Poster
in
Affinity Event: Muslims in ML
ColFlor: Towards BERT-Size Vision-Language Document Retrieval Models
Ahmed Masry · Enamul Hoque
Keywords: [ Multimodal Document Retrieval. ] [ Information Retrieval ] [ Document Understanding ] [ Vision Large Language Models ]
Traditional document retrieval systems for PDFs, charts, and infographics rely heavily on Optical Character Recognition (OCR) pipelines to extract textual content, a process that is both error-prone and resource-intensive. Recent advancements in multimodal models like ColPali have enabled OCR-free retrieval by processing documents directly as images, but their large size (three billion parameters) makes them computationally expensive and impractical for large-scale applications.
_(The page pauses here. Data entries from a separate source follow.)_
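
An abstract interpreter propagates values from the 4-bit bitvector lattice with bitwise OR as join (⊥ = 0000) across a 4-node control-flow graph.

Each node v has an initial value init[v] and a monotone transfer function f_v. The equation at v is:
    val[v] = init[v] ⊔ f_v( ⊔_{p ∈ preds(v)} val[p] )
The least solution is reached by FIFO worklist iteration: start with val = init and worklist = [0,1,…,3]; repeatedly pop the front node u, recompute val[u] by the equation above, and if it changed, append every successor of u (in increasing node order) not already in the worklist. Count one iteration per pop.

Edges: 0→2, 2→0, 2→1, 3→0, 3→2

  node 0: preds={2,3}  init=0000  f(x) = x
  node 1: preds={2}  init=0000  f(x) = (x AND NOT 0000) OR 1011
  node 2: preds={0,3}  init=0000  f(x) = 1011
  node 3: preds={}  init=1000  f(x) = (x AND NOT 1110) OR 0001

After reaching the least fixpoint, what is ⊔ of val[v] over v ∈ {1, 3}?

Trace (7 dequeues):
  [1] u=0 | in 1000 | out 1000 | prev 0000 | push {}
  [2] u=1 | in 0000 | out 1011 | prev 0000 | push {}
  [3] u=2 | in 1000 | out 1011 | prev 0000 | push {0,1}
  [4] u=3 | in 0000 | out 1001 | prev 1000 | push {2}
  [5] u=0 | in 1011 | out 1011 | prev 1000 | push {}
  [6] u=1 | in 1011 | out 1011 | ==
  [7] u=2 | in 1011 | out 1011 | ==

Converged values:
  [0] 1011
  [1] 1011
  [2] 1011
  [3] 1001

1011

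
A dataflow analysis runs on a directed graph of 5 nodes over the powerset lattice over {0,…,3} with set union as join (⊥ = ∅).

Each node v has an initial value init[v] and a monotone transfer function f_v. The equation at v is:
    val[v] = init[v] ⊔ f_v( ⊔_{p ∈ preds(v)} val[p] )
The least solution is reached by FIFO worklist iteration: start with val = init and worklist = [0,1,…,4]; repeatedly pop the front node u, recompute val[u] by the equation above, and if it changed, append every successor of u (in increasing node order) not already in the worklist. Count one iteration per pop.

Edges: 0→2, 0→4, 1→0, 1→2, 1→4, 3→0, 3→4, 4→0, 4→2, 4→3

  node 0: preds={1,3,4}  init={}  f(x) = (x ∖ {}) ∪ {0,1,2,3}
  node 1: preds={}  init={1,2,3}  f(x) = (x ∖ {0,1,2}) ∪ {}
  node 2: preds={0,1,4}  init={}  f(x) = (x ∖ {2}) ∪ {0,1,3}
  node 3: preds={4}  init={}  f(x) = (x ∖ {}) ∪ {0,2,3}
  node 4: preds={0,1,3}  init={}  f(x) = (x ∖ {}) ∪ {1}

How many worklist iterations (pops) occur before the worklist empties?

Trace (10 dequeues):
  [1] u=0 | in {1,2,3} | out {0,1,2,3} | prev {} | push {}
  [2] u=1 | in {} | out {1,2,3} | ==
  [3] u=2 | in {0,1,2,3} | out {0,1,3} | prev {} | push {}
  [4] u=3 | in {} | out {0,2,3} | prev {} | push {0}
  [5] u=4 | in {0,1,2,3} | out {0,1,2,3} | prev {} | push {2,3}
  [6] u=0 | in {0,1,2,3} | out {0,1,2,3} | ==
  [7] u=2 | in {0,1,2,3} | out {0,1,3} | ==
  [8] u=3 | in {0,1,2,3} | out {0,1,2,3} | prev {0,2,3} | push {0,4}
  [9] u=0 | in {0,1,2,3} | out {0,1,2,3} | ==
  [10] u=4 | in {0,1,2,3} | out {0,1,2,3} | ==

Converged values:
  [0] {0,1,2,3}
  [1] {1,2,3}
  [2] {0,1,3}
  [3] {0,1,2,3}
  [4] {0,1,2,3}

10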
To address this limitation, we introduce ColFlor, an efficient OCR-free visual document retrieval model with only 174 million parameters. ColFlor achieves comparable performance to ColPali on text-rich English documents—with only a 1.8% decrease in performance (measured by NDCG@5 metric)—while being significantly faster in image encoding (5.25 times faster) and query encoding (9.8 times faster). This makes OCR-free document retrieval systems more cost-effective for large-scale applications and more accessible to users with limited computational resources.